Quantifying the Influence of Air on the Capacity of Large Diameter Water Pipelines and Developing Provisional Guidelines for Effective De-Aeration Volume 1: Quantifying the Influence of Air on the Capacity of Large Diameter Water Pipelines
1177/1/04
March 2004

EXECUTIVE SUMMARY

1. Background and motivation

The geographically mismatch of the water demand centers and the water resources necessitate the transport of water over long distances and high elevation differences. On average water is transported about 350 km in South Africa (Basson, Van Niekerk & Van Rooyen, 1997). High energy costs and the increasing demand requires that the water transfer infrastructure should function optimally. To ensure operational effectiveness of pipelines they must be effectively de-aerated.

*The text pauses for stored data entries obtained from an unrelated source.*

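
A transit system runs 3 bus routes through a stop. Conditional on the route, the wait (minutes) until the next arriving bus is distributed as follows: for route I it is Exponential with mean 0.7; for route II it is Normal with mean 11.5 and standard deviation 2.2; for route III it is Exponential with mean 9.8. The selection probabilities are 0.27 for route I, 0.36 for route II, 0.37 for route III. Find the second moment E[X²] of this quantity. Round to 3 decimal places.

For each component E[X²] = Var + (mean)², giving I: 0.98; II: 137.09; III: 192.08.
Overall E[X²] = 0.27·0.98 + 0.36·137.09 + 0.37·192.08 = 120.687.

120.687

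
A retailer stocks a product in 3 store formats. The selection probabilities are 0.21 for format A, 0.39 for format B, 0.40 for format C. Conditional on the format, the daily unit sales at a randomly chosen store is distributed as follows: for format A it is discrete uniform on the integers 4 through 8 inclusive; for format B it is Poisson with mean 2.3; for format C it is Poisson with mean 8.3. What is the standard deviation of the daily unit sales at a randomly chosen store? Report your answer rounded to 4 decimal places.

3.4378

Per component, A: μ=6, E[X²]=38; B: μ=2.3, E[X²]=7.59; C: μ=8.3, E[X²]=77.19.
E[X] = 0.21·6 + 0.39·2.3 + 0.4·8.3 = 5.477.
E[X²] = 0.21·38 + 0.39·7.59 + 0.4·77.19 = 41.8161.
Var(X) = E[X²] − (E[X])² = 41.8161 − 29.9975 = 11.8186.
SD(X) = √11.8186 = 3.43781.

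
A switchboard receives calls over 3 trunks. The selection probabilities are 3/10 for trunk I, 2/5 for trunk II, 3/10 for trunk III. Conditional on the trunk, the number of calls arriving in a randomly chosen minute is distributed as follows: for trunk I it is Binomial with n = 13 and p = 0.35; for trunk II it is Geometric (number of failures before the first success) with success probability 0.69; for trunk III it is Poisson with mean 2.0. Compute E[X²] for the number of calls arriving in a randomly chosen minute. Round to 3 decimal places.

9.239

For each component E[X²] = Var + (mean)², giving I: 23.66; II: 0.852972; III: 6.
Overall E[X²] = 0.3·23.66 + 0.4·0.852972 + 0.3·6 = 9.23919.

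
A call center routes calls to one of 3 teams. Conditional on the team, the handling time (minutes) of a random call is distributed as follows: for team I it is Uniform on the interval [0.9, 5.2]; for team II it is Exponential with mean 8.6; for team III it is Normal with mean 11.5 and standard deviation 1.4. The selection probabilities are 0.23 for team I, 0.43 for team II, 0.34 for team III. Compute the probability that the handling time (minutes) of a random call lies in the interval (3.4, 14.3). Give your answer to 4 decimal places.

0.6366

Conditional on each team, P(3.4 < X < 14.3): I: 0.418605; II: 0.483836; III: 0.97725.
By total probability, P(3.4 < X < 14.3) = 0.23·0.418605 + 0.43·0.483836 + 0.34·0.97725 = 0.636593.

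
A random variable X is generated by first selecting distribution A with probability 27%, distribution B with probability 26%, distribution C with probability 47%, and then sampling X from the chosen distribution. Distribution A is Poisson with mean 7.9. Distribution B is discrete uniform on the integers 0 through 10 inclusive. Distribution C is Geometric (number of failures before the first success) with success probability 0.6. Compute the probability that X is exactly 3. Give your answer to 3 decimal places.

Conditional on each component, P(X = 3): A: 0.0304652; B: 0.0909091; C: 0.0384.
By total probability, P(X = 3) = 0.27·0.0304652 + 0.26·0.0909091 + 0.47·0.0384 = 0.04991.

0.050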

The influence of air on the capacity of pipelines has long been a cause for concern. The quantification thereof was, however, unknown and required investigation. The investigation of air in pipelines required a review of available literature, experimental work, field investigations and the development of provisional guidelines for optimal design to limit the negative effects of air.

2. Aims of this study

The aims of this study were to:

Provide a literature review with regard to aspects related to air in water pipelines
Conduct experimental and field work to establish to influence of air in pipelines and
Compile a user guide for the design of effective de-aerated pipelines.

3. Research Findings

An extensive literature review has been conducted from which valuable information have been gathered and used in the design and set-up of experimental and field investigations.

The literature confirmed that flow velocity; air bubble size and the down slope of the pipeline are the main contributing factors, which determine whether the air can be removed hydraulically.

In the experimental work different air bubble sizes at different velocities and different pipe angles were tested to evaluate the available relationships predicting the required flow velocity to hydraulically transport air. New relationships were determined for different bubble sizes and operational conditions that can be used to determine the required positions where mechanical removal of air is required.